PARLIAMENT – Minister of Finance Matia Kasaija has accused Bank of Uganda of doing little to save some of the defunct banks, after learning that despite some of the shareholders of the defunct banks showing interest in saving their institutions, this didn’t deter the Central Bank from closing the institutions.
The Minister made the remarks while meeting with MPs on the Committee on Commissions, Statutory Authorities and State Enterprises (COSASE) where he had been summoned to appear alongside the Board and Top Management of Bank of Uganda and discuss some of the Governance challenges facing the Central Bank.

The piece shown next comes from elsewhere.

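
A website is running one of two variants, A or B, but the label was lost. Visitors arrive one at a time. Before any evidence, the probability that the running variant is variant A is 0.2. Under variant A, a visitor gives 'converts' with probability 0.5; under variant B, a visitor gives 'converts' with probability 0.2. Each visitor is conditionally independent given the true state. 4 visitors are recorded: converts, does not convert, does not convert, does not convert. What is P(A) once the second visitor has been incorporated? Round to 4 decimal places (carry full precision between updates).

After 'converts': P(A) = 0.5·0.2000 / (0.5·0.2000 + 0.2·0.8000) ≈ 0.3846
After 'does not convert': P(A) = 0.5·0.3846 / (0.5·0.3846 + 0.8·0.6154) ≈ 0.2809

0.2809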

Kasaija said: “It is very unfortunate that there is a patient who is still bleeding and you as doctor give him poison to finish him off. It is really unfortunate if this incidence, I don’t want to condemn myself but I will condemn myself in the strongest term. I thought the best way to do things is to see if the bank has any chance to survive, then we do anything possible to make it survive.”
The Minister’s remarks were in response to a concern raised by Legislators who detailed some of the confessions by the former shareholders of National Bank of Commerce (NBC) during their meeting with the Committee on Monday.

Mathew Rukukaire former Chairman NBC Bank told the Committee that despite the harsh and unfair treatment that NBC suffered at the hands of some senior Bank of Uganda officials at the time of its abrupt closure, NBC capital stood at more than 97% of the minimum threshold of Shs10Bn.
Rukikaire told the Committee that Bank of Uganda shouldn’t have taken the drastic action of choosing closure because NBC wasn’t significantly undercapitalised but the central Bank should have applied some of the options available under the law like requiring NBC directors to provide capital restoration plan to meet the shortfall of the alleged Shs300M within 90-100 days as required by section 87(1) of the Financial Institutions Act 2004.
He wondered how Bank of Uganda that had previously required NBC to raise Shs7Bn and the same NBC shareholders managed to raise such substantial sum in four days didn’t have confidence that the shareholders could raise Shs300M in a reasonable time.